Downing Street confirmed later that Mr Brown had agreed to consider her demand that all Gurkhas, regardless of length or time of service, be eligible for full residency rights together with their immediate families. Ministers are considering setting a two-year deadline before which all applications from Gurkhas will be allowed, The Times has learnt.
Ms Lumley said she accepted that Mr Brown would have to deal with the issue “slowly and deliberately” but added that his commitment to bring forward the processing of all outstanding applications from July to May had shown “a huge intent and purpose”.

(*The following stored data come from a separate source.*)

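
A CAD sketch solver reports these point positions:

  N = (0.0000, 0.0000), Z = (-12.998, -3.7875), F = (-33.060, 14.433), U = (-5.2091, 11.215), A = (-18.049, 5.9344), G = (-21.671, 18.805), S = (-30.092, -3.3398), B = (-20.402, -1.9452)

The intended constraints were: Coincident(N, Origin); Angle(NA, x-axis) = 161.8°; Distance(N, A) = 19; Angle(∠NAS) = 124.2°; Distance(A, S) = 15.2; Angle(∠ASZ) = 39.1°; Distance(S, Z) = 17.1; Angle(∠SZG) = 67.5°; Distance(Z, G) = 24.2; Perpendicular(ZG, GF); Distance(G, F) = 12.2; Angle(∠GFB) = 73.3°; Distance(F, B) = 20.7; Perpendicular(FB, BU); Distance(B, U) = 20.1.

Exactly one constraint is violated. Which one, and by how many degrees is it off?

Perpendicular(FB, BU) — off by 3.20°.

N = (0.00, 0.00) ✓; NA at 161.8° ✓; |NA| = 19.00 ✓; ∠NAS = 124.2° ✓; |AS| = 15.20 ✓; ∠ASZ = 39.10° ✓; |SZ| = 17.10 ✓; ∠SZG = 67.50° ✓; |ZG| = 24.20 ✓; ∠(ZG, GF) = 90.00° ✓; |GF| = 12.20 ✓; ∠GFB = 73.30° ✓; |FB| = 20.70 ✓; ∠(FB, BU) = 93.20° ✗; |BU| = 20.10 ✓.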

She said: “He promised he would do all he can . . . I do trust the Prime Minister. I know him very slightly personally and I find him to be a man of integrity.
“I think this is now in his hands. It has been in many people’s hands. It has been bandied around from the Ministry of Defence to the Home Office, and all kinds of different people have been dealing with it. Now I feel we have got the head man, the man at the top, the leader of our entire nation, and I feel absolutely confident he is going to do the right thing for the Gurkhas.”
Ms Lumley said that some “wild figures” had been bandied about concerning the cost of allowing the Gurkhas to settle — which the Prime Minister last week put at £1.4 billion.
Her meeting was arranged after she told MPs that she had written three letters to Mr Brown about the issue that were not acknowledged, something Downing Street denies. It took place soon after Mr Brown was pressed at Prime Minister’s Questions by Iain Duncan Smith, the former Tory leader. Asked whether he felt that the Government was bound by that vote, Mr Brown said simply that it would “listen to the voice of the House as it was expressed last Wednesday. We are speeding up the 1,500 applications and hope to have them completed by the end of May. We are looking at the judicial reviews as a matter of urgency and will complete this work very soon.”
Speaking after the Prime Minister’s meeting with Ms Lumley, Mr Duncan Smith told BBC News: “I asked the Prime Minister today a very straightforward question . . . he was all over the place and I understand he has not given an absolute answer to Joanna Lumley.
“I’m not in a position of trusting anybody any more in this game because they have been spun from start to finish. The answer is very simple: at some stage the Government is going to have to say, ‘We accept the will of the House and now we will simply make the legislation and do all the relevant things that allow the Gurkhas to settle here’.”
Keith Vaz, who chairs the Home Affairs Select Committee, which has called for universal settlement rights for Gurkhas, blamed Cabinet infighting between the Home Secretary, Jacqui Smith, and the Defence Secretary, John Hutton, for the humiliating Commons defeat.
In a separate article for Progress magazine about the lost vote, Mr Vaz said: “I felt that the whole issue was mishandled.”
Ms Lumley refused to say which senior Royal Family member had sent her a letter indicating support for her campaign. “I will never tell any of you. I have actually never told anybody who it is and I won’t,” she said. Asked if it was the Prince of Wales, who is Colonel-in-Chief of the Royal Gurkha Rifles, she replied: “No it wasn’t.”